Il tema relativo alla lettura emotiva delle opere d’arte,trattata ampiamente in questi ultimi anni,cade in un equivoco di fondo; trascura le ragioni psicologiche e culturali che determinano il prevalere delle emozioni, soffermandosi prevalentemente sulle reazioni più propriamente fisiche.
Gallese e Freedberg, a esempio, non dicono espressamente che le risposte emotive esauriscono la nostra esperienza estetica, tuttavia nei loro scritti le risposte emozionali costituiscono l’aspetto centrale. Registrano il fenomeno ma non ne spiegano le cause.
L’approccio cognitivo all’arte presupporrebbe una preparazione anche di carattere filosofico che molti non hanno, scatta quindi il carattere precognitivo, ovvero emozional: non capisco ma mi piace.
Zeki addirittura sfiora il grottesco nella rozza esemplificazione che vuole l’arte sia godibile solo attraverso l’emozione, riduce oggettivamente l’opera d’arte a un teatrino di emozioni e trascura il fatto che le emozioni non sono suscitate solo dall’arte ma da una pluralità di eventi e situazioni.
Si dimentica che l’arte dovrebbe informare almeno quanto emoziona, proprio perché, in caso contrario, verrebbe messa sullo stesso livello di molte manifestazioni ordinarie, per esempio le evoluzioni di un acrobata nel circo.
Quasi tutti gli studi in materia trascurano di attuare una distinzione di genere assumendo che uomini e donne abbiano la stessa reazione emotiva, sappiamo, che non è così, soprattutto sopratutto viene trascurato l’aspetto fondamentale che ci riporta al livello di cultura dell’osservatore.
L’ esempio ci viene dalle modalità del passato della fruizione delle opere di pittura a carattere religioso.
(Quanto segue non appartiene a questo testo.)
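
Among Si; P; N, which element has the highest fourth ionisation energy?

N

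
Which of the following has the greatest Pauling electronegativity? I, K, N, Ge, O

O

N is in period 2, group 15; O is in period 2, group 16; K is in period 4, group 1; Ge is in period 4, group 14; I is in period 5, group 17.
Atoms toward the upper right of the periodic table pull bonding electrons most strongly.
Here both period and group differ, so the two effects have to be weighed against each other.
Ge > K: both are in period 4; the period trend gives Ge the larger value.
I > Ge: period and group pull opposite ways; the across-period shift dominates (2.66 vs 2.01).
N > I: the two effects oppose for this pair; the down-group effect wins (3.04 vs 2.66).
O > N: O lies to the right of N in period 2, so the across-period effect alone puts O higher.
For reference (Pauling): N 3.04, O 3.44, K 0.82, Ge 2.01, I 2.66.
The greatest Pauling electronegativity among these belongs to O.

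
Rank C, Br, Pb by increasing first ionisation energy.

C is in period 2, group 14; Br is in period 4, group 17; Pb is in period 6, group 14.
First ionization energy rises across a period (greater Z_eff holds electrons more tightly) and falls down a group (valence electrons are farther from the nucleus).
Neither a single period nor a single group — weigh both effects.
C > Pb: C sits above Pb in group 14, so the down-group effect alone puts C higher.
Br > C: period and group pull opposite ways; the across-period shift dominates (1140 vs 1086 kJ/mol).
For reference (kJ/mol): C 1086, Br 1140, Pb 716.
So from lowest to highest: Pb < C < Br.

Pb < C < Br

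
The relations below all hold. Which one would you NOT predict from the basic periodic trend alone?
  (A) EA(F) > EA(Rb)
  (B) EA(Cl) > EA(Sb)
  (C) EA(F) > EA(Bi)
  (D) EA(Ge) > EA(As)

(D)

The general trend: electron affinity increases across a period and decreases down a group.
(A) F (period 2, group 17) vs Rb (period 5, group 1): the stated order agrees with the simple trend.
(B) Cl (period 3, group 17) vs Sb (period 5, group 15): the stated order agrees with the simple trend.
(C) F (period 2, group 17) vs Bi (period 6, group 15): the stated order agrees with the simple trend.
(D) Ge (period 4, group 14) vs As (period 4, group 15): the stated order contradicts the simple trend.
The exception is (D): adding an electron to As's half-filled 4p³ is unfavourable, so Ge (4p²) has the more exothermic EA.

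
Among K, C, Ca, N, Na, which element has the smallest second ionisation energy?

IE_2 is the cost of taking one more electron from the +1 cation: K⁺ is the bare [Ar] core; C⁺ still has 3 valence electrons; Ca⁺ still has 1 valence electron; N⁺ still has 4 valence electrons; Na⁺ is the bare [Ne] core.
Pulling an electron out of a noble-gas core costs far more than removing a remaining valence electron, so K and Na sit at the high end of IE_2.
Valence configurations: C⁺ [He]2s²2p¹, Ca⁺ [Ar]4s¹, N⁺ [He]2s²2p².
Approximate IE_2 values (kJ/mol): K 3052, C 2353, Ca 1145, N 2856, Na 4562.
So the second ionization energies run Ca < C < N < K < Na.

Ca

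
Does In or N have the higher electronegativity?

N

N is in period 2, group 15; In is in period 5, group 13.
Electronegativity increases across a period and decreases down a group, tracking effective nuclear charge and atomic size.
Here both period and group differ, so the two effects have to be weighed against each other.
N > In: both effects reinforce here, so N is clearly the higher of the two.
For reference (Pauling): N 3.04, In 1.78.
So N has the higher electronegativity (N > In).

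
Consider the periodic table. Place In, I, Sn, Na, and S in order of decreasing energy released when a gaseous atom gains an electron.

I > S > Sn > Na > In

Na is in period 3, group 1; S is in period 3, group 16; In is in period 5, group 13; Sn is in period 5, group 14; I is in period 5, group 17.
Electron affinity generally becomes more exothermic across a period toward the halogens and less exothermic down a group.
These span different periods and groups, so the two trends combine.
Na > In: the two effects oppose for this pair; the down-group effect wins (53 vs 29 kJ/mol).
Sn > Na: period and group pull opposite ways; the across-period shift dominates (107 vs 53 kJ/mol).
S > Sn: both effects reinforce here, so S is clearly the higher of the two.
I > S: the two effects oppose for this pair; the across-period effect wins (295 vs 200 kJ/mol).
For reference (kJ/mol): Na 53, S 200, In 29, Sn 107, I 295.
So from highest to lowest: I > S > Sn > Na > In.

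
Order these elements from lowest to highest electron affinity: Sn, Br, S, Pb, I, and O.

Pb < Sn < O < S < I < Br

O is in period 2, group 16; S is in period 3, group 16; Br is in period 4, group 17; Sn is in period 5, group 14; I is in period 5, group 17; Pb is in period 6, group 14.
Electron affinity generally becomes more exothermic across a period toward the halogens and less exothermic down a group.
These span different periods and groups, so the two trends combine.
Sn > Pb: they share group 14; the group trend gives Sn the larger value.
O > Sn: both effects reinforce here, so O is clearly the higher of the two.
S > O: this pair runs against the simple trend — see the exception note.
I > S: the two effects oppose for this pair; the across-period effect wins (295 vs 200 kJ/mol).
Br > I: Br sits above I in group 17, so the down-group effect alone puts Br higher.
Note the exception: S has a higher electron affinity than O, contrary to the simple trend — the compact 2p subshell of O repels the added electron more than S's larger 3p does.
Tabulated electron affinity (kJ/mol): O 141, S 200, Br 325, Sn 107, I 295, Pb 35.
So from lowest to highest: Pb < Sn < O < S < I < Br.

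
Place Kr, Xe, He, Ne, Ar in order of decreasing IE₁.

He is in period 1, group 18; Ne is in period 2, group 18; Ar is in period 3, group 18; Kr is in period 4, group 18; Xe is in period 5, group 18.
Removing the outermost electron gets harder across a period and easier down a group.
All are in group 18, so first ionization energy increases up the group.
So from highest to lowest: He > Ne > Ar > Kr > Xe.

He > Ne > Ar > Kr > Xe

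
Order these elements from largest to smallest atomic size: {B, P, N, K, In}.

K > In > P > B > N

B is in period 2, group 13; N is in period 2, group 15; P is in period 3, group 15; K is in period 4, group 1; In is in period 5, group 13.
Radius decreases left→right (rising Z_eff, same n) and increases top→bottom (higher n).
These span different periods and groups, so the two trends combine.
B > N: B lies to the left of N in period 2, so the across-period effect alone puts B larger.
P > B: the two effects oppose for this pair; the down-group effect wins (111 vs 85 pm).
In > P: relative to P, both the across-period and down-group shifts push In's atomic radius up.
K > In: period and group pull opposite ways; the across-period shift dominates (196 vs 142 pm).
For reference (pm): B 85, N 71, P 111, K 196, In 142.
So from largest to smallest: K > In > P > B > N.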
Come abbiamo tentato di dimostrare in altri scritti, la Chiesa si è servita delle immagini pittoriche per supplire allo stato di analfabetismo della massa della popolazione che non avrebbe potuto accedere alla lettura dei Vangeli e della storia religiosa.
Le opere esposte nelle chiese invitavano alla meditazione ed attuavano una suggestione capace di fare appello allo stato emozionale dei fedeli, unico modo possibile, visto che il popolo non era in grado di leggere la narrazione religiosa.
Immaginiamo il fruitore di opere moderne dotato di media cultura,non esperto conoscitore dell’arte e neppure del singolo artista. Quale può essere il suo approccio se non di carattere emozionale, anche se tale approccio non permette di recepire tutte le informazioni contenute nell’opera.
L’artista è quasi sempre consapevole di questa realtà, in molti casi adatta la sua comunicazione in modo che possa essere letta anche su basi sintetiche ed emotive. E’ questa la ragione per cui c’è stato un enorme sviluppo dell’arte astratta che, com’è noto, si basa quasi esclusivamente sull’emotività.
Cosa accade quando ci troviamo di fronte a un’opera di linee e colori, pittura fredda, non in grado di suscitare emozioni?
La risposta fornita dai teorici si affida a sofismi che vorrebbero essere sottili, ma che sono altrettanto privi di senso quanto le opere della quali vogliono accreditare il valore. Sostengono che l’osservatore scorge nell’opera il gesto del pittore, l’atto nel momento in cui realizza l’opera.
A parte che questo può avvenire con maggior frequenza anche nell’arte figurativa, ad esempio, nelle opere di van Gogh la traccia delle pennellate è ben visibile, tuttavia le singole pennellate acquistano significato nell’insieme dell’opera. Non così l’arte astratta, specie geometrica che non rileva la traccia della pennellata.
Non c’è dubbio che l’approccio emotivo riduce, se non annulla, la comprensione del contenuto cognitivo dell’opera, limita la reale comprensione dell’opera.